Rational search for genes in familial cortical myoclonic tremor with epilepsy, clues from recent advances

• FCMTE is a genetic epilepsy syndrome whose causative genes need further identification.
• Special mutations such as CNVs, exon rearrangements should be considered in FCMTE.
• Candidate genes should be expressed in the cerebellum, especially in Purkinje cells.
• Candidate genes should be associated with calcium signaling and GABA receptors.

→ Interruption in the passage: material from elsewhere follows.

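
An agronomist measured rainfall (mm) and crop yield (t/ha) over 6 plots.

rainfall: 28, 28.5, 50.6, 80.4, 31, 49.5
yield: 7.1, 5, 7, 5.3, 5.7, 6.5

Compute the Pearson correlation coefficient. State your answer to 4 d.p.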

Familial cortical myoclonic tremor with epilepsy (FCMTE) is an autosomal dominant epilepsy syndrome with considerable clinical and genetic heterogeneity. The most important clinical manifestations include adult onset, cortical myoclonic tremor, with or without epileptic seizures. Of the four loci reported, which included 8q24 (FCMTE1), 2p11.1-q12.2 (FCMTE2), 5p15.31-p15.1 (FCMTE3), and 3q26.32-3q28 (FCMTE4), only one probably causative mutation was found co-segregated in two FCMTE2 pedigrees in the α2-adrenergic receptor subtype B (ADRA2B) gene. In this review we discuss studies that focused on the molecular genetics of FCMTE, its neuropathology, clinical, neurophysiological and neuroimaging features, which may offer useful clues for the search for causative FCMTE genes. Next-generation sequencing has identified many causative genes in monogenic diseases. However, most next-generation sequencing applications focus on detecting single nucleotide variants or small insertions/deletions, which do not completely resolve the challenge of identifying causative genes in FCMTE. Recent progress in exploring FCMTE has revealed that special mutations such as copy number variants, exon rearrangements and large trinucleotide repeat expansion (or polynucleotide repeat expansion) should be considered. Clues from neuropathological, clinical, neurophysiological and neuroimaging studies indicate that the candidate causative genes should be expressed in the cerebellum, especially in Purkinje cells, and be associated with calcium signaling and GABA receptors. We propose that the developing novel algorithms of next-generation sequencing data, which could detect structure variants and candidate causative gene selection when combined with special mutations detection analysis represent possible future direction of a rational search for causative genes in FCMTE.